A mãe de todos os problemas de Belém é a sua baixa receita pública per capita. Se a cidade e suas elites - pensantes, dirigentes e governantes - não reconhecermos essa premissa básica, continuaremos nos enganando e enganando a todos com mágicas bestas (tipo essas faltas gratuidades no transporte público de passageiros) e muito marketing.
Muito obrigado por sua contribuição para o debate.
Um PS: concordo com você e Comte-Sponville. A felicidade - nossa e de Belém - só pode existir se for hoje, agora. A nostalgia e a esperança são inimigas da felicidade.
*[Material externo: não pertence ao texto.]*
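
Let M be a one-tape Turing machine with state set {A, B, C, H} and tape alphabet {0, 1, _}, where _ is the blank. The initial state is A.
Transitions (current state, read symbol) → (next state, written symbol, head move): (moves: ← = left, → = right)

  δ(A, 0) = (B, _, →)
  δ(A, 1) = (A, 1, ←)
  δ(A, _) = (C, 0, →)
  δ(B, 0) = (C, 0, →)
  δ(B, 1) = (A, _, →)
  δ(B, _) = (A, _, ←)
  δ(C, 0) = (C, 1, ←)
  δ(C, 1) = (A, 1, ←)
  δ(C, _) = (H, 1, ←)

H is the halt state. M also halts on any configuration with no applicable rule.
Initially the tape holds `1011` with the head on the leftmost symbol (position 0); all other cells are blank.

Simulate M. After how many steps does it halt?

14

state=A head=0 tape=_[1]011__   (A,1)→(A,1,←)
state=A head=-1 tape=[_]1011__   (A,_)→(C,0,→)
state=C head=0 tape=0[1]011__   (C,1)→(A,1,←)
state=A head=-1 tape=[0]1011__   (A,0)→(B,_,→)
state=B head=0 tape=_[1]011__   (B,1)→(A,_,→)
state=A head=1 tape=__[0]11__   (A,0)→(B,_,→)
state=B head=2 tape=___[1]1__   (B,1)→(A,_,→)
state=A head=3 tape=____[1]__   (A,1)→(A,1,←)
state=A head=2 tape=___[_]1__   (A,_)→(C,0,→)
state=C head=3 tape=___0[1]__   (C,1)→(A,1,←)
state=A head=2 tape=___[0]1__   (A,0)→(B,_,→)
state=B head=3 tape=____[1]__   (B,1)→(A,_,→)
state=A head=4 tape=_____[_]_   (A,_)→(C,0,→)
state=C head=5 tape=_____0[_]   (C,_)→(H,1,←)
state=H head=4 tape=_____[0]1
M halts after 14 transitions.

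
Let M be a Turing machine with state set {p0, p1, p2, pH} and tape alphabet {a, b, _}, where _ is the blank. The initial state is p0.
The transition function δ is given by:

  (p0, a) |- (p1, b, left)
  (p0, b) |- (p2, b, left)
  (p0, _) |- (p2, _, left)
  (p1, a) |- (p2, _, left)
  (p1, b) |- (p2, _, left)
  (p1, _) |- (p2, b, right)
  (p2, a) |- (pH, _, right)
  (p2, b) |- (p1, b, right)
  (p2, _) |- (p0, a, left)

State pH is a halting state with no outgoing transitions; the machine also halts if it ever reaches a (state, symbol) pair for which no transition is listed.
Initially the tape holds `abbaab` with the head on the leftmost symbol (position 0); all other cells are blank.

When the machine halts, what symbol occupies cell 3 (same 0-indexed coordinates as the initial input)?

state=p0 head=0 tape=_[a]bbaab   (p0,a)→(p1,b,left)
state=p1 head=-1 tape=[_]bbbaab   (p1,_)→(p2,b,right)
state=p2 head=0 tape=b[b]bbaab   (p2,b)→(p1,b,right)
state=p1 head=1 tape=bb[b]baab   (p1,b)→(p2,_,left)
state=p2 head=0 tape=b[b]_baab   (p2,b)→(p1,b,right)
state=p1 head=1 tape=bb[_]baab   (p1,_)→(p2,b,right)
state=p2 head=2 tape=bbb[b]aab   (p2,b)→(p1,b,right)
state=p1 head=3 tape=bbbb[a]ab   (p1,a)→(p2,_,left)
state=p2 head=2 tape=bbb[b]_ab   (p2,b)→(p1,b,right)
state=p1 head=3 tape=bbbb[_]ab   (p1,_)→(p2,b,right)
state=p2 head=4 tape=bbbbb[a]b   (p2,a)→(pH,_,right)
state=pH head=5 tape=bbbbb_[b]
Cell 3 holds b when M halts.

b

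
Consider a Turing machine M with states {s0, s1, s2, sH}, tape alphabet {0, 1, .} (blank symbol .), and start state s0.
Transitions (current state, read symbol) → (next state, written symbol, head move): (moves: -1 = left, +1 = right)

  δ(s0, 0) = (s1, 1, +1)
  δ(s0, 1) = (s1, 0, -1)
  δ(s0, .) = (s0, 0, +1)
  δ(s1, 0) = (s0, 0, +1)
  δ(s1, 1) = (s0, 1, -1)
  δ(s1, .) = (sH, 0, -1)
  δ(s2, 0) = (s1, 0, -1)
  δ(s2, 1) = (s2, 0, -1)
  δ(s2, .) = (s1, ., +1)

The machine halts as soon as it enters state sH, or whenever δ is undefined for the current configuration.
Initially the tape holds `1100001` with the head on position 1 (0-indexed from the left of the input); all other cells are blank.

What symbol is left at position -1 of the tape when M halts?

state=s0 head=1 tape=.1[1]00001.   (s0,1)→(s1,0,-1)
state=s1 head=0 tape=.[1]000001.   (s1,1)→(s0,1,-1)
state=s0 head=-1 tape=[.]1000001.   (s0,.)→(s0,0,+1)
state=s0 head=0 tape=0[1]000001.   (s0,1)→(s1,0,-1)
state=s1 head=-1 tape=[0]0000001.   (s1,0)→(s0,0,+1)
state=s0 head=0 tape=0[0]000001.   (s0,0)→(s1,1,+1)
state=s1 head=1 tape=01[0]00001.   (s1,0)→(s0,0,+1)
state=s0 head=2 tape=010[0]0001.   (s0,0)→(s1,1,+1)
state=s1 head=3 tape=0101[0]001.   (s1,0)→(s0,0,+1)
state=s0 head=4 tape=01010[0]01.   (s0,0)→(s1,1,+1)
state=s1 head=5 tape=010101[0]1.   (s1,0)→(s0,0,+1)
state=s0 head=6 tape=0101010[1].   (s0,1)→(s1,0,-1)
state=s1 head=5 tape=010101[0]0.   (s1,0)→(s0,0,+1)
state=s0 head=6 tape=0101010[0].   (s0,0)→(s1,1,+1)
state=s1 head=7 tape=01010101[.]   (s1,.)→(sH,0,-1)
state=sH head=6 tape=0101010[1]0
Cell -1 holds 0 when M halts.

0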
Daí a pertinência da proposta de Sponville: a felicidade, desesperadamente.
Caro Flávio
ResponderExcluirLi com bastante cuidado e atenção ao que v. formulou na entrevista ao “Diário do Pará”. Vi três momentos distintos.
Um, em que a questão da revitalização do antigo Centro Comercial de Belém é colocada como algo impossível ante uma realidade social criada pela incúria de quase todas as administrações de Belém e do Estado.
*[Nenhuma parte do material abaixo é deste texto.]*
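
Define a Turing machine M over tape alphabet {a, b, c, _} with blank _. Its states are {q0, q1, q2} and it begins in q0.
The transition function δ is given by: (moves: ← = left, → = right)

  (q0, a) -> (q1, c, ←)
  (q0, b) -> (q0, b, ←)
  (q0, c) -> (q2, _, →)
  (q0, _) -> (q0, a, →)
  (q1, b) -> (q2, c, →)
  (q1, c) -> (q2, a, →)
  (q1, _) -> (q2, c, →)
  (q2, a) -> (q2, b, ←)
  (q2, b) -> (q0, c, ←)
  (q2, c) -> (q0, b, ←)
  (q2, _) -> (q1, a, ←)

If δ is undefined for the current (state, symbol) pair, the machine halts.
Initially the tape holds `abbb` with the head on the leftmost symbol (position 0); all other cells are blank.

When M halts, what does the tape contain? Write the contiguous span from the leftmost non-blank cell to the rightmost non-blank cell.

aaacbb

state=q0 head=0 tape=_[a]bbb_   (q0,a)→(q1,c,←)
state=q1 head=-1 tape=[_]cbbb_   (q1,_)→(q2,c,→)
state=q2 head=0 tape=c[c]bbb_   (q2,c)→(q0,b,←)
state=q0 head=-1 tape=[c]bbbb_   (q0,c)→(q2,_,→)
state=q2 head=0 tape=_[b]bbb_   (q2,b)→(q0,c,←)
state=q0 head=-1 tape=[_]cbbb_   (q0,_)→(q0,a,→)
state=q0 head=0 tape=a[c]bbb_   (q0,c)→(q2,_,→)
state=q2 head=1 tape=a_[b]bb_   (q2,b)→(q0,c,←)
state=q0 head=0 tape=a[_]cbb_   (q0,_)→(q0,a,→)
state=q0 head=1 tape=aa[c]bb_   (q0,c)→(q2,_,→)
state=q2 head=2 tape=aa_[b]b_   (q2,b)→(q0,c,←)
state=q0 head=1 tape=aa[_]cb_   (q0,_)→(q0,a,→)
state=q0 head=2 tape=aaa[c]b_   (q0,c)→(q2,_,→)
state=q2 head=3 tape=aaa_[b]_   (q2,b)→(q0,c,←)
state=q0 head=2 tape=aaa[_]c_   (q0,_)→(q0,a,→)
state=q0 head=3 tape=aaaa[c]_   (q0,c)→(q2,_,→)
state=q2 head=4 tape=aaaa_[_]   (q2,_)→(q1,a,←)
state=q1 head=3 tape=aaaa[_]a   (q1,_)→(q2,c,→)
state=q2 head=4 tape=aaaac[a]   (q2,a)→(q2,b,←)
state=q2 head=3 tape=aaaa[c]b   (q2,c)→(q0,b,←)
state=q0 head=2 tape=aaa[a]bb   (q0,a)→(q1,c,←)
state=q1 head=1 tape=aa[a]cbb
The non-blank tape span at halt is aaacbb.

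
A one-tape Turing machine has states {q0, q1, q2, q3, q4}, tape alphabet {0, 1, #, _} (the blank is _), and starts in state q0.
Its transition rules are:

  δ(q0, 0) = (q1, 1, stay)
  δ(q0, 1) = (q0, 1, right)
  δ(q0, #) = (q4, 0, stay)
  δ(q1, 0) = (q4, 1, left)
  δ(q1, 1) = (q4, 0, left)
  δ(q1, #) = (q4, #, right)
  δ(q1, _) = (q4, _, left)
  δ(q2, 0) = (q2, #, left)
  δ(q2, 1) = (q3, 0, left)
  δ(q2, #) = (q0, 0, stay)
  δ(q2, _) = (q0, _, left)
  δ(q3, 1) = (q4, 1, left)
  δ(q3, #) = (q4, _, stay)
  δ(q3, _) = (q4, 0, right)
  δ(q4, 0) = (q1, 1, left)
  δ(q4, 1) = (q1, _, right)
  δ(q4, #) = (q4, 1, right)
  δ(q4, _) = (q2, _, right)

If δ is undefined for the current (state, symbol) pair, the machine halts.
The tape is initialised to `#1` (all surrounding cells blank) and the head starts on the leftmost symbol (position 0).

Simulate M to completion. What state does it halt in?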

Dois, em que há uma espécie de maktub urbana, em que a vontade econômico-social da maioria tem que se subordinar aos pequenos interesses do lumpesinato comercial e marginal, como se o quadro instalado seja inamovível e impossível de ser solucionado.
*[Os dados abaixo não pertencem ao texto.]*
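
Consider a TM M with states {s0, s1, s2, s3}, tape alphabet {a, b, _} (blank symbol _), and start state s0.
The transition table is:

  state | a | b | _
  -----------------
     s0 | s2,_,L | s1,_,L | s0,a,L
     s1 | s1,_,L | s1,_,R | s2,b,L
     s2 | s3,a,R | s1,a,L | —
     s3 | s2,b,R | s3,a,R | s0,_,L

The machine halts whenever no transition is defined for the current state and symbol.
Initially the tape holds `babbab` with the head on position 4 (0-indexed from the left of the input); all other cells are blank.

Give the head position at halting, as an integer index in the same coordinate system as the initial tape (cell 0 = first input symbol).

-2

s0 | __babb[a]b   read a → write _, move L, go to s2
s2 | __bab[b]_b   read b → write a, move L, go to s1
s1 | __ba[b]a_b   read b → write _, move R, go to s1
s1 | __ba_[a]_b   read a → write _, move L, go to s1
s1 | __ba[_]__b   read _ → write b, move L, go to s2
s2 | __b[a]b__b   read a → write a, move R, go to s3
s3 | __ba[b]__b   read b → write a, move R, go to s3
s3 | __baa[_]_b   read _ → write _, move L, go to s0
s0 | __ba[a]__b   read a → write _, move L, go to s2
s2 | __b[a]___b   read a → write a, move R, go to s3
s3 | __ba[_]__b   read _ → write _, move L, go to s0
s0 | __b[a]___b   read a → write _, move L, go to s2
s2 | __[b]____b   read b → write a, move L, go to s1
s1 | _[_]a____b   read _ → write b, move L, go to s2
s2 | [_]ba____b
At halt the head is at cell -2.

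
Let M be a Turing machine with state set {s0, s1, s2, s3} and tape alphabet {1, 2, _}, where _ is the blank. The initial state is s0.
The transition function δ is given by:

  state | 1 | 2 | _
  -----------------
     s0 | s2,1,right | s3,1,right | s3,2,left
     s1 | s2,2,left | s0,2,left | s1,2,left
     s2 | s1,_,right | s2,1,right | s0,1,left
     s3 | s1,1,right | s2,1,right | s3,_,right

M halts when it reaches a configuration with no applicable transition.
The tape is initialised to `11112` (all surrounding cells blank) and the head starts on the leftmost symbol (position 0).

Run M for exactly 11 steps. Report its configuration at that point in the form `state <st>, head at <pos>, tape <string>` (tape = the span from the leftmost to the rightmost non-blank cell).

s0 | [1]1112   read 1 → write 1, move right, go to s2
s2 | 1[1]112   read 1 → write _, move right, go to s1
s1 | 1_[1]12   read 1 → write 2, move left, go to s2
s2 | 1[_]212   read _ → write 1, move left, go to s0
s0 | [1]1212   read 1 → write 1, move right, go to s2
s2 | 1[1]212   read 1 → write _, move right, go to s1
s1 | 1_[2]12   read 2 → write 2, move left, go to s0
s0 | 1[_]212   read _ → write 2, move left, go to s3
s3 | [1]2212   read 1 → write 1, move right, go to s1
s1 | 1[2]212   read 2 → write 2, move left, go to s0
s0 | [1]2212   read 1 → write 1, move right, go to s2
s2 | 1[2]212
After 11 steps: state s2, head at 1, tape 12212.

state s2, head at 1, tape 12212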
Três, a reprodução, quase ipsis litteris, da teologia neoliberal de Comte-Spontville, pois, o que ele identifica como um valor para a felicidade, desde os primórdios do capitalismo é defendido como o racionalismo do liberalismo, cuja base se centra no indivíduo e suas aspirações pessoais, repetindo ad nauseam todas as argumentações encontradas em Kant, Hobbes, Spinoza e Platão, como não poderia deixar de ser, pois é a chave para o “filosofismo” heideggeriano, embora queira ser a versão high tech de um Mathieu reciclado.
Flávio, quase que o neoliberalismo consegue criar a própria uma justificação ideológica capaz de servir como substituto ao que fez Max Weber. Num certo sentido até que foi bem mais além, pois, esse neo-existencialista utópico, professado e defendido por Comte-Spontville, chegou bem perto de elaboração de uma teologia neoliberal, com paraísos, santos, pecadores, céu e inferno.
Enfim, um conjunto capaz de orientar na direção da Felicidade, mas, sempre com a visão de que essa Felicidade só é possível, no aqui agora. E que o passado nada serve. Uma afirmação de muitíssima coragem, pois, ao negar o desenvolvimento da humanidade, aproxima-se perigosamente do agressivo voluntarismo das sociedades nazi-fascistas. Ou seja, gostando ou não, estamos sendo obrigados a decidir se queremos a destruição de nossa história e cultura em nome de um realismo só existente na mente dos imediatistas.
V. acabou de estar em uma cidade que ainda sobrevive porque o menemisno e o neoliberalismo não conseguiram avançar sobre a sua História. É claro que uma volta ao passado é impossível, entretanto, o que não podemos é permitir que a barbárie seja o destino de nossa bela cidade e Estado.